Andrew Hooper and his friend were kayaking off the Kenai Peninsula to get a glimpse at the Spencer Glacier earlier this month when they captured a torrent of celestial-blue ice crashing down, creating a wave that inundated the two men.

Hooper said Monday they were not only fortunate to witness the beauty and power of nature, but also escape any injuries.

"It was absolutely gorgeous watching the raw power of the glacier as it fell in," he said Monday. "It was a beautiful event that we were lucky to have survived."

Watch the moment of the collapse:

Part of Alaskan glacier collapses

CBC News

2 years ago
Two men kayaking off Alaska captured the dramatic moment as part of a glacier came crashing down. 0:26

The collapse came during a stretch of unusually warm weather in the state and just days after July became Alaska's warmest month on record, according to the National Oceanic and Atmospheric Administration.

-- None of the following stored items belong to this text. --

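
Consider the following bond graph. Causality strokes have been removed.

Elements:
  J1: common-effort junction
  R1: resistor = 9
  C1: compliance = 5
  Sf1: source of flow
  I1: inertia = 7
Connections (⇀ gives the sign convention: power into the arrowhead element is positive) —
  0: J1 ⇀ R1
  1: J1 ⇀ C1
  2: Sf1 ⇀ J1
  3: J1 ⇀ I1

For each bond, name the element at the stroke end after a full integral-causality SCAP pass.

β0 |R1
β1 |J1
β2 |Sf1
β3 |I1

bond 2 stroke at Sf1  (Sf1 fixes flow; stroke at Sf1)
bond 1 stroke at J1  (prefer integral on C1)
bond 0 stroke at R1  (common-e at J1 fixed by 1)
bond 3 stroke at I1  (J1 effort already set via bond 1)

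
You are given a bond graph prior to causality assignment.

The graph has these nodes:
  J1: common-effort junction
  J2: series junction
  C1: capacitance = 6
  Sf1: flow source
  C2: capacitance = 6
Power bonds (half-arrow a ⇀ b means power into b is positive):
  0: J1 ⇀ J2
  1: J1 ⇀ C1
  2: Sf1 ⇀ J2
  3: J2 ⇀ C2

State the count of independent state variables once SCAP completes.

b2 stroke at Sf1  (Sf1: flow source, stroke at near end)
b0 stroke at J2  (common-f at J2 fixed by 2)
b3 stroke at J2  (common-f at J2 fixed by 2)
b1 stroke at J1  (J1 needs exactly one e-in)

2  (C1, C2 all integral)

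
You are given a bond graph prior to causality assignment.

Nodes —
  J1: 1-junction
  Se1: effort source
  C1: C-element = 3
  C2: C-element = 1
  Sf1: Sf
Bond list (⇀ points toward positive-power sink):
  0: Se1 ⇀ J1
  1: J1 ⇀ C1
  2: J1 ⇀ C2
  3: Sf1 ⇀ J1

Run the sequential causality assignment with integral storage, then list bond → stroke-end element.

bond 0 stroke at J1
bond 1 stroke at J1
bond 2 stroke at J1
bond 3 stroke at Sf1

β0 |J1  (Se1 (Se) sets effort on bond)
β3 |Sf1  (source Sf1 imposes f)
β1 |J1  (1-jn J1 has f-setter on 3)
β2 |J1  (common-f at J1 fixed by 3)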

After paddling around for a while, Hooper said he heard a cracking noise near the glacier. They turned on their GoPro cameras and began filming.

"When it fell, it was cracking small pieces here and there then a big chunk came, another big chunk, and then it just collapsed in on itself," he said.

A wave of ice and water sprayed over them. At one point, Hooper said, he let go of his camera to shield himself from the ice.

"We were way too close," he said.

Alaska's average temperature in July was 14.5 C, 3 degrees above average, NOAA said. It beat the previous warmest month of July 2004 by 0.4 C. 

Spencer Glacier is about 97 kilometres southeast of Anchorage, which on July 4 hit 32 C for the first time ever.

Hooper didn't want to comment on global warming, saying "that's not my area of expertise," but noted that while travelling around Alaska for the summer, locals have told him and his family it's been a lot warmer than usual.